As I stand on the street corner in Puerto Natales, Chile, my pockets bulging with a roll of duct tape and zip ties, my eyes catch a glipse of a shiny royal blue bus, the big hard metal beast that drove into me at 94 km/hr from behind, a few days ago when I was hit by a bus.
´´Grr, I don´t like you very much´´ I say out loud into the breeze. The dark demonic bus revs it´s well tuned engine as if responding with a snut-nosed snarky reply. The new black tires, weapons of potential mass cyclist destruction roll forward.´´Fucktard!´´ I mumbled while my eyes squint like a canon about to launch. A glance that could melt the pants off of Lucifer explodes from my eye sockets. I am definitely having anger management issues I think to myself as I find myself stuck in a frenzied, desperate, all encompassing desire to throw eggs at the bus.

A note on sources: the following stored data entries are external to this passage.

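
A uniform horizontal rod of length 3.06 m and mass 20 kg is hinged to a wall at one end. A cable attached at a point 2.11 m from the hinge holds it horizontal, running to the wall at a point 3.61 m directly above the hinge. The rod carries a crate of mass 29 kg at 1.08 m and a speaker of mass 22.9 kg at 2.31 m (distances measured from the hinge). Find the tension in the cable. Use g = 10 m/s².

T ≈ 630 N

About the hinge:
Beam weight: 20 × 10 = 200 N down at 1.53 m → arm 1.53 m, τ = 200 × 1.53 = 306 N·m clockwise.
Crate: 29 × 10 = 290 N down at 1.08 m → arm 1.08 m, τ = 290 × 1.08 = 313.2 N·m clockwise.
Speaker: 22.9 × 10 = 229 N down at 2.31 m → arm 2.31 m, τ = 229 × 2.31 = 529 N·m clockwise.
Total clockwise load moment = 1148 N·m.
The cable tension T acts at 2.11 m; only its component perpendicular to the rod, T sinθ, produces torque. sinθ = h/√(h²+d²) = 3.61/√(3.61²+2.11²) = 0.8633.
Setting net torque to zero: T × 2.11 × 0.8633 = 1148 → T = 1148 / 1.822 = 630 N.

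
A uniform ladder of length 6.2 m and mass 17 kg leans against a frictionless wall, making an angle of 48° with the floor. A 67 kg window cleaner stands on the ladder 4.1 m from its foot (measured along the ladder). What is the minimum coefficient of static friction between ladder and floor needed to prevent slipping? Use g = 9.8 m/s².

μ_min ≈ 0.566

Sum moments about the foot of the ladder (the floor normal and friction both act there and drop out).
Ladder weight 17×9.8 = 166.6 N acts at 3.1 m along the ladder; its horizontal arm is 3.1·cos48° = 2.074 m → τ = 345.5 N·m clockwise.
Window cleaner: 67×9.8 = 656.6 N at 4.1 m → arm 2.743 m → τ = 1801 N·m clockwise.
Wall normal N acts horizontally at the top; its moment arm is the height L sinθ = 6.2·sin48° = 4.607 m, counterclockwise.
Balancing moments: N × 4.607 = 2146, giving N = 465.8 N.
ΣFx = 0 ⇒ f = N_wall = 465.8 N. ΣFy = 0 ⇒ N_floor = 823.2 N.
μ_min = f / N_floor = 465.8 / 823.2 = 0.566.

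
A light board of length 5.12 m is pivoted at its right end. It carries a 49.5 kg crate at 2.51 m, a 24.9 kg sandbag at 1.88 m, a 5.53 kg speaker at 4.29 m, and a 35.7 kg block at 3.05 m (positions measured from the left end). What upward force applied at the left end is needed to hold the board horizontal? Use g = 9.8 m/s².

Taking torques about the right end:
Crate: 49.5 × 9.8 = 485.1 N down at 2.51 m → arm 2.61 m, τ = 485.1 × 2.61 = 1266 N·m counterclockwise.
Sandbag: 24.9 × 9.8 = 244 N down at 1.88 m → arm 3.24 m, τ = 244 × 3.24 = 790.6 N·m counterclockwise.
Speaker: 5.53 × 9.8 = 54.19 N down at 4.29 m → arm 0.83 m, τ = 54.19 × 0.83 = 44.98 N·m counterclockwise.
Block: 35.7 × 9.8 = 349.9 N down at 3.05 m → arm 2.07 m, τ = 349.9 × 2.07 = 724.3 N·m counterclockwise.
Net moment of the loads = 2826 N·m counterclockwise.
The upward force F acts at the left end, arm 5.12 m, giving F × 5.12 clockwise.
For rotational equilibrium, F × 5.12 = 2826, so F = 2826 / 5.12 = 552 N.

F ≈ 552 N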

|Ostrich Egg or Chicken Egg, What Kind of day Are You Having?|
Ah good old fashioned eggs… there are fried eggs, boiled eggs, scrambled eggs, eggs souffles, egg quiches, egg omelets, ostrich eggs, poached eggs, sunnyside up, sunny side down, deviled eggs…where´s Forest Gump when you need him?.... In fact today I officially declare as ´´Throw A Egg At A Bus Day´´. Have you thrown your egg today?, please let me know how it splatters in the comments section below.
Stupid Bus Company Sur, thanks for the fancy NO to my request for gear replacement, I too am grateful to be alive but my letter was more of a way to document the incident than a financial request, I was hoping it would be a way to remind Bur Sur drivers to be more careful so somebody doesn´t get smashed like an egg. Maybe I have just cracked like an egg, I didn´t even hit my hard boiled head so it can´t be that. I think to myself. I continue walking in a bubble of gratitude, still surprised to not be injured in search of bungee cords and bailing wire. An action that seems ridiculously insignificant after getting hit by a bus but not injured.